First thing, you either need to have access to the tables and understand their structure (which is different in phpBB2 and phpBB3) or use a D/B extract. I run a periodic extract of OOoF and could do the same on usooo. What this produces is a large ZIPped tab separated file, (about 40Mbytes zipped for the current OOoF). The easiest thing to do is to download this to your local PC and process it there. To do this sort of processing you really need to use a language that has good test munging, supports associative arrays and has a good regexp syntax. I use Perl, which I am very familiar with. Possible alternatives could be php and javascript. most of the munging routine will only be a 100 or so lines long. I typically generate outputs in CSV format to load into Calc so that you can further manipulate it there.acknak wrote:I want to use the forum history to develop a list of FAQs. I wonder if you have any ideas for some way to mine the data.

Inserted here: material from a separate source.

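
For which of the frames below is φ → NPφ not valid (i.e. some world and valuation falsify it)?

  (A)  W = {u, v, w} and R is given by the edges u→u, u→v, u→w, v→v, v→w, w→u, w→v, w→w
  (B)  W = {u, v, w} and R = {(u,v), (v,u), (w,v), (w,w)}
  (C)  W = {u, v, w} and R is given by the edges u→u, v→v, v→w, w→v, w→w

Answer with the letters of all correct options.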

I don't want to make a research project out of this--I can make a fairly good start just off the top of my head, or by skimming some popular posts — but it seems like we should be able to use the data to get a better list that doesn't depend on my crappy memory. I'm sure you have a much better feel for what's actually in the tables than I do — any ideas? ...
So one analysis I did was to look at all Calc and Macro posts for XXXXX ( where XXXXX was a valid Calc function call, and produced an analysis of posts by Calc function. OK you get a few false alarms, but it's still a good start.
Another thing to think about is defining some 'interestingness' measures to rank the interestingness of posts. Again this would be noisy but would still be worthwhile as a ranking means. Factors that might score in the interesting quotient might be:
- Number of topic reads
- some weighted length of total posts
- replies by 'interesting people
- the fact that the topic had been referenced in another topic.